On suppose quand même que la ville et le festival pourraient faire valoir une certaine bonne foi. L’image n’est a priori pas positive pour le nazisme. Il est difficile en effet de voir le chat comme une victime, puisqu’il est armé d’un couteau.
Toujours est-il qu’on peut s’interroger sur la place de cette croix gammée dans l’affiche du festival de Chaumont.
En effectuant diverses recherches, il nous est apparu que les lois dans le domaine sont beaucoup plus précises et sévères en Allemagne. Or l’affiche en question a justement été réalisée par un graphiste allemand. Il n’ignore donc pas que le sujet est très sensible et que, de ce fait, il joue avec les limites.

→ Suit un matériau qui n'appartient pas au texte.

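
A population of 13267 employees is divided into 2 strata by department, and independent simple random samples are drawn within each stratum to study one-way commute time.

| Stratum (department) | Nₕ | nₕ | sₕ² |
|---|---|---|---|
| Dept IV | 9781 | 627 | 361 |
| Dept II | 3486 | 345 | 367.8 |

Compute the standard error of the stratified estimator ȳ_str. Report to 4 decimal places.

Var(ȳ_str) = Σₕ Wₕ²(1 − fₕ)sₕ²/nₕ with Wₕ = Nₕ/N, N = 13267.
Dept IV: Wₕ = 0.73724278; term = 0.73724278²·(1 − 0.06410387)·361/627 = 0.29287909.
Dept II: Wₕ = 0.26275722; term = 0.26275722²·(1 − 0.09896730)·367.8/345 = 0.06631969.
Sum = 0.35919878.
SE = √(0.35919878) = 0.5993.

0.5993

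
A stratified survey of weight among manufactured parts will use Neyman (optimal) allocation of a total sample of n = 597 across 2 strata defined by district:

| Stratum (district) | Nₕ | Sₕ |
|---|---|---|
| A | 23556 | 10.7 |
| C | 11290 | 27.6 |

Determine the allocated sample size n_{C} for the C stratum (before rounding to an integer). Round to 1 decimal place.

330.0

Neyman allocation: nₕ = n·NₕSₕ / Σⱼ NⱼSⱼ.
Σ NⱼSⱼ = 23556·10.7 + 11290·27.6 = 563653.2.
n_{C} = 597·11290·27.6 / 563653.2 = 330.0.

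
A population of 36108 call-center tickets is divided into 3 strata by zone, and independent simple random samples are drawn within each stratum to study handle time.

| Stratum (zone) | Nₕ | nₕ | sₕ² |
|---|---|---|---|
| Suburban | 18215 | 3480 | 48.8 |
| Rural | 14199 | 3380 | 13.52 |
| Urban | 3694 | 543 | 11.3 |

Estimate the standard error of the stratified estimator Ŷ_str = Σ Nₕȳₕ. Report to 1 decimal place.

Var(Ŷ_str) = Σₕ Nₕ²(1 − fₕ)sₕ²/nₕ.
Suburban: 18215²·(1 − 3480/18215)·48.8/3480 = 3.7637424 × 10^6.
Rural: 14199²·(1 − 3380/14199)·13.52/3380 = 614475.92.
Urban: 3694²·(1 − 543/3694)·11.3/543 = 242227.76.
Sum = 4.6204461 × 10^6.
SE = √(4.6204461 × 10^6) = 2149.5.

2149.5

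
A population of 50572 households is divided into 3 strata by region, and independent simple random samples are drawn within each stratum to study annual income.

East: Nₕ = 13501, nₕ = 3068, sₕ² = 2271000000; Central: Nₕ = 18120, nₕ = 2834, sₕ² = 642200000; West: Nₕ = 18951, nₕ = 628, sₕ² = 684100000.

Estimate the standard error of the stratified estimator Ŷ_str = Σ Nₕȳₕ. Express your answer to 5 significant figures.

Var(Ŷ_str) = Σₕ Nₕ²(1 − fₕ)sₕ²/nₕ.
East: 13501²·(1 − 3068/13501)·2271000000/3068 = 1.0426461 × 10^14.
Central: 18120²·(1 − 2834/18120)·642200000/2834 = 6.2765718 × 10^13.
West: 18951²·(1 − 628/18951)·684100000/628 = 3.7825847 × 10^14.
Sum = 5.452888 × 10^14.
SE = √(5.452888 × 10^14) = 2.3351 × 10^7.

2.3351 × 10^7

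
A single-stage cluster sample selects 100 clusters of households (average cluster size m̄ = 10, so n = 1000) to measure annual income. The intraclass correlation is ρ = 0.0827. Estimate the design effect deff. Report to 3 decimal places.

1.744

deff = 1 + (10 − 1)·0.0827 = 1 + 0.7443 = 1.7443.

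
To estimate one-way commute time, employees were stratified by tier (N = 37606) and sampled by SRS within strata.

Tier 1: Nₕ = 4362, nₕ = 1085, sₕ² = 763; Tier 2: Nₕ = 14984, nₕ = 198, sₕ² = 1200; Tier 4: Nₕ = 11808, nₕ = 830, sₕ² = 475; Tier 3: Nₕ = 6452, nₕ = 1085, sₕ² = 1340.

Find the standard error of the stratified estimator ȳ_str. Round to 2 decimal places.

Var(ȳ_str) = Σₕ Wₕ²(1 − fₕ)sₕ²/nₕ with Wₕ = Nₕ/N, N = 37606.
Tier 1: Wₕ = 0.11599213; term = 0.11599213²·(1 − 0.24873911)·763/1085 = 0.0071079214.
Tier 2: Wₕ = 0.39844706; term = 0.39844706²·(1 − 0.01321410)·1200/198 = 0.9494678.
Tier 4: Wₕ = 0.31399245; term = 0.31399245²·(1 − 0.07029133)·475/830 = 0.052456681.
Tier 3: Wₕ = 0.17156837; term = 0.17156837²·(1 − 0.16816491)·1340/1085 = 0.030240344.
Sum = 1.0392727.
SE = √(1.0392727) = 1.02.

1.02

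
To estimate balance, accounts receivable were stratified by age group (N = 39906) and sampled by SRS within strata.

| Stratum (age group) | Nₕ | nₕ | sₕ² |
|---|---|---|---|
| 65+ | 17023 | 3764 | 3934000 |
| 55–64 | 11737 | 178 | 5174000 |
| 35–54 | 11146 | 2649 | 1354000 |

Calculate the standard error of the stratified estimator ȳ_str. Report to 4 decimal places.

Var(ȳ_str) = Σₕ Wₕ²(1 − fₕ)sₕ²/nₕ with Wₕ = Nₕ/N, N = 39906.
65+: Wₕ = 0.42657746; term = 0.42657746²·(1 − 0.22111261)·3934000/3764 = 148.13416.
55–64: Wₕ = 0.29411617; term = 0.29411617²·(1 − 0.01516572)·5174000/178 = 2476.3236.
35–54: Wₕ = 0.27930637; term = 0.27930637²·(1 − 0.23766374)·1354000/2649 = 30.397997.
Sum = 2654.8558.
SE = √(2654.8558) = 51.5253.

51.5253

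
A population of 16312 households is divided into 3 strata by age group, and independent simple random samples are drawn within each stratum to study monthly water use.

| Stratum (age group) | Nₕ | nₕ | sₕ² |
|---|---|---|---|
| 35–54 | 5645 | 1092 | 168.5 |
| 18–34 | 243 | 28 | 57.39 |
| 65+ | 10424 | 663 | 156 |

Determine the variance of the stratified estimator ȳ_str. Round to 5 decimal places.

0.10528

Var(ȳ_str) = Σₕ Wₕ²(1 − fₕ)sₕ²/nₕ with Wₕ = Nₕ/N, N = 16312.
35–54: Wₕ = 0.34606425; term = 0.34606425²·(1 − 0.19344553)·168.5/1092 = 0.014904741.
18–34: Wₕ = 0.01489701; term = 0.01489701²·(1 − 0.11522634)·57.39/28 = 4.0244682 × 10^-4.
65+: Wₕ = 0.63903874; term = 0.63903874²·(1 − 0.06360322)·156/663 = 0.089975726.
Sum = 0.10528291.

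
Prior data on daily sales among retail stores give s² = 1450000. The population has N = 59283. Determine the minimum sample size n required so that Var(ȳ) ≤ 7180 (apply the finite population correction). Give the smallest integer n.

202

Without fpc, n₀ = s²/D = 1450000/7180 = 201.9499.
With fpc, (1 − n/N)·s²/n ≤ D requires n ≥ n₀/(1 + n₀/N) = 201.9499/(1 + 201.9499/59283) = 201.2643.
Rounding up, n = 202.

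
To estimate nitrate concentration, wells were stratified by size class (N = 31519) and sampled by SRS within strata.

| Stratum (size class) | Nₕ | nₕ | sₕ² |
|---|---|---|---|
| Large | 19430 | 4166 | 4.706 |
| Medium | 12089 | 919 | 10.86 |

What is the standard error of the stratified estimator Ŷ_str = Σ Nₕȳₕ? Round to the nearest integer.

Var(Ŷ_str) = Σₕ Nₕ²(1 − fₕ)sₕ²/nₕ.
Large: 19430²·(1 − 4166/19430)·4.706/4166 = 335022.38.
Medium: 12089²·(1 − 919/12089)·10.86/919 = 1.5957243 × 10^6.
Sum = 1.9307467 × 10^6.
SE = √(1.9307467 × 10^6) = 1390.

1390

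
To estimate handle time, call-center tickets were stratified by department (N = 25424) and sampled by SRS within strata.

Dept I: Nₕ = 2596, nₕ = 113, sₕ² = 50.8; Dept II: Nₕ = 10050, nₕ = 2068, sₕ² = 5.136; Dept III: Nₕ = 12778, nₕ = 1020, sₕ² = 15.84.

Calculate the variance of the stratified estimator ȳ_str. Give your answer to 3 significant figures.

0.00840

Var(ȳ_str) = Σₕ Wₕ²(1 − fₕ)sₕ²/nₕ with Wₕ = Nₕ/N, N = 25424.
Dept I: Wₕ = 0.10210824; term = 0.10210824²·(1 − 0.04352851)·50.8/113 = 0.0044831051.
Dept II: Wₕ = 0.39529578; term = 0.39529578²·(1 − 0.20577114)·5.136/2068 = 3.0822262 × 10^-4.
Dept III: Wₕ = 0.50259597; term = 0.50259597²·(1 − 0.07982470)·15.84/1020 = 0.0036096375.
Sum = 0.0084009652.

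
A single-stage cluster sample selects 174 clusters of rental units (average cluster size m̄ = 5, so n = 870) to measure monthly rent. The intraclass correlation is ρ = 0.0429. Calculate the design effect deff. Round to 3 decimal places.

1.172

deff = 1 + (5 − 1)·0.0429 = 1 + 0.1716 = 1.1716.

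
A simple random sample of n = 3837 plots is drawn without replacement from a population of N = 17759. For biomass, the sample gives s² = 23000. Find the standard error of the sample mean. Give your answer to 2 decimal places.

Under SRS without replacement, Var(ȳ) = (1 − f)·s²/n with f = n/N = 3837/17759 = 0.21605946.
Var(ȳ) = (1 − 0.21605946)·23000/3837 = 0.78394054·5.9942664 = 4.6991484.
SE(ȳ) = √(4.6991484) = 2.17.

2.17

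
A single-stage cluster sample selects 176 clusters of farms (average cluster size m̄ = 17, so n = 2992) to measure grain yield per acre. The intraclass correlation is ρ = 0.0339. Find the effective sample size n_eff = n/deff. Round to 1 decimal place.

1939.8

deff = 1 + (17 − 1)·0.0339 = 1 + 0.5424 = 1.5424.
n_eff = 2992 / 1.5424 = 1939.8.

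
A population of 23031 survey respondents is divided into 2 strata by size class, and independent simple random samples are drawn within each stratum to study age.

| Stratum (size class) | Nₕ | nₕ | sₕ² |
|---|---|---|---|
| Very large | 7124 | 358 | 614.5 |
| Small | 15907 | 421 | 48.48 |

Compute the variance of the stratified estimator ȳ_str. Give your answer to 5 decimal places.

0.20946

Var(ȳ_str) = Σₕ Wₕ²(1 − fₕ)sₕ²/nₕ with Wₕ = Nₕ/N, N = 23031.
Very large: Wₕ = 0.30932222; term = 0.30932222²·(1 − 0.05025267)·614.5/358 = 0.15598009.
Small: Wₕ = 0.69067778; term = 0.69067778²·(1 − 0.02646634)·48.48/421 = 0.053478899.
Sum = 0.20945899.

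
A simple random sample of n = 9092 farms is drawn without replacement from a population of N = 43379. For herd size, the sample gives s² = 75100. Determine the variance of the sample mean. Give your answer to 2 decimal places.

Under SRS without replacement, Var(ȳ) = (1 − f)·s²/n with f = n/N = 9092/43379 = 0.20959450.
Var(ȳ) = (1 − 0.20959450)·75100/9092 = 0.79040550·8.2600088 = 6.5287563.

6.53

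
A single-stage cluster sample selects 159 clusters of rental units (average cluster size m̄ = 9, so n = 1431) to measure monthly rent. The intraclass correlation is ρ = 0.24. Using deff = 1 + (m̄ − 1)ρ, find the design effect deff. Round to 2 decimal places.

deff = 1 + (9 − 1)·0.24 = 1 + 1.92 = 2.92.

2.92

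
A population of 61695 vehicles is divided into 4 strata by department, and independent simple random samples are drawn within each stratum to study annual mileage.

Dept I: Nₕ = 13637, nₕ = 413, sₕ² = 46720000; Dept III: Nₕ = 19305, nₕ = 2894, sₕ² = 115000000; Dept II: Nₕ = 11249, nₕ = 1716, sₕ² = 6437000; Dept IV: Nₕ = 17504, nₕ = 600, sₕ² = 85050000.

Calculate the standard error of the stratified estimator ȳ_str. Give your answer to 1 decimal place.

140.7

Var(ȳ_str) = Σₕ Wₕ²(1 − fₕ)sₕ²/nₕ with Wₕ = Nₕ/N, N = 61695.
Dept I: Wₕ = 0.22103898; term = 0.22103898²·(1 − 0.03028525)·46720000/413 = 5359.6265.
Dept III: Wₕ = 0.31291028; term = 0.31291028²·(1 − 0.14990935)·115000000/2894 = 3307.5333.
Dept II: Wₕ = 0.18233244; term = 0.18233244²·(1 − 0.15254689)·6437000/1716 = 105.68414.
Dept IV: Wₕ = 0.28371829; term = 0.28371829²·(1 − 0.03427788)·85050000/600 = 11019.196.
Sum = 19792.04.
SE = √(19792.04) = 140.7.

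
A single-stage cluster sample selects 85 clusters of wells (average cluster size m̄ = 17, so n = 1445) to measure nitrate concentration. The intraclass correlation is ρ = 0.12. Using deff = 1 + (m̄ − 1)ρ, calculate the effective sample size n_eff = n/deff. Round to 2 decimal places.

deff = 1 + (17 − 1)·0.12 = 1 + 1.92 = 2.92.
n_eff = 1445 / 2.92 = 494.86.

494.86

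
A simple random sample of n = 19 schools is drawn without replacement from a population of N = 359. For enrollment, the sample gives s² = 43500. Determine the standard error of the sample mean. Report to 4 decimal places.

46.5650

Under SRS without replacement, Var(ȳ) = (1 − f)·s²/n with f = n/N = 19/359 = 0.05292479.
Var(ȳ) = (1 − 0.05292479)·43500/19 = 0.94707521·2289.4737 = 2168.3038.
SE(ȳ) = √(2168.3038) = 46.5650.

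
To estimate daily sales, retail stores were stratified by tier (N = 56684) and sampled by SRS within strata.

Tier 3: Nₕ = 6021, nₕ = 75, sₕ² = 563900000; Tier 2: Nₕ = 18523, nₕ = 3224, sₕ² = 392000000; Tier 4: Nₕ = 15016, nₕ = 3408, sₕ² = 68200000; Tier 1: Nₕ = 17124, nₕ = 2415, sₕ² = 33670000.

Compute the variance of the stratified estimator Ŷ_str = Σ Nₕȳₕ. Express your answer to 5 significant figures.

3.1063 × 10^14

Var(Ŷ_str) = Σₕ Nₕ²(1 − fₕ)sₕ²/nₕ.
Tier 3: 6021²·(1 − 75/6021)·563900000/75 = 2.6917478 × 10^14.
Tier 2: 18523²·(1 − 3224/18523)·392000000/3224 = 3.4456043 × 10^13.
Tier 4: 15016²·(1 − 3408/15016)·68200000/3408 = 3.4881604 × 10^12.
Tier 1: 17124²·(1 − 2415/17124)·33670000/2415 = 3.5116753 × 10^12.
Sum = 3.1063066 × 10^14.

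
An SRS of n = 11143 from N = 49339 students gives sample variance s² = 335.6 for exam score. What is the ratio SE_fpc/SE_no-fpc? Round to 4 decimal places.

f = n/N = 11143/49339 = 0.22584568.
SE_no-fpc = √(s²/n) = 0.17354412; SE_fpc = √((1−f)s²/n) = 0.1526946.
Ratio = √(1−f) = 0.87986040.

0.8799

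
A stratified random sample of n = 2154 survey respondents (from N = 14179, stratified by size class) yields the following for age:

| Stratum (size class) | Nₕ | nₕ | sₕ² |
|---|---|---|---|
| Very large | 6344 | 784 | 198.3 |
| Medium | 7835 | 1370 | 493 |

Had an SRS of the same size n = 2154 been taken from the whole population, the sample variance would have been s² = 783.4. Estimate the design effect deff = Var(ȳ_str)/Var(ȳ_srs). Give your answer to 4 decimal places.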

Du coup, ça nous incite à regarder l’image autrement. Ce qu’à première vue, nous percevions comme un joyeux fouillis de bande dessinée, peut être interprété différemment. Sur le thème des 20 ans, la voiture renversée, les grands immeubles, le feu, les armes... nous renvoient à quelles images de notre actualité ? Et quel est le personnage qui domine tout cela avec son œil «bleu-blanc-rouge», sa cravate et son costume taché de rouge ? A votre avis ?
Décidément, cette affiche a un petit parfum subversif. Ce qui n’est pas fait pour nous déplaire, forcément. Mais on peut se demander si les organisateurs ne se sont pas un peu laissés déborder.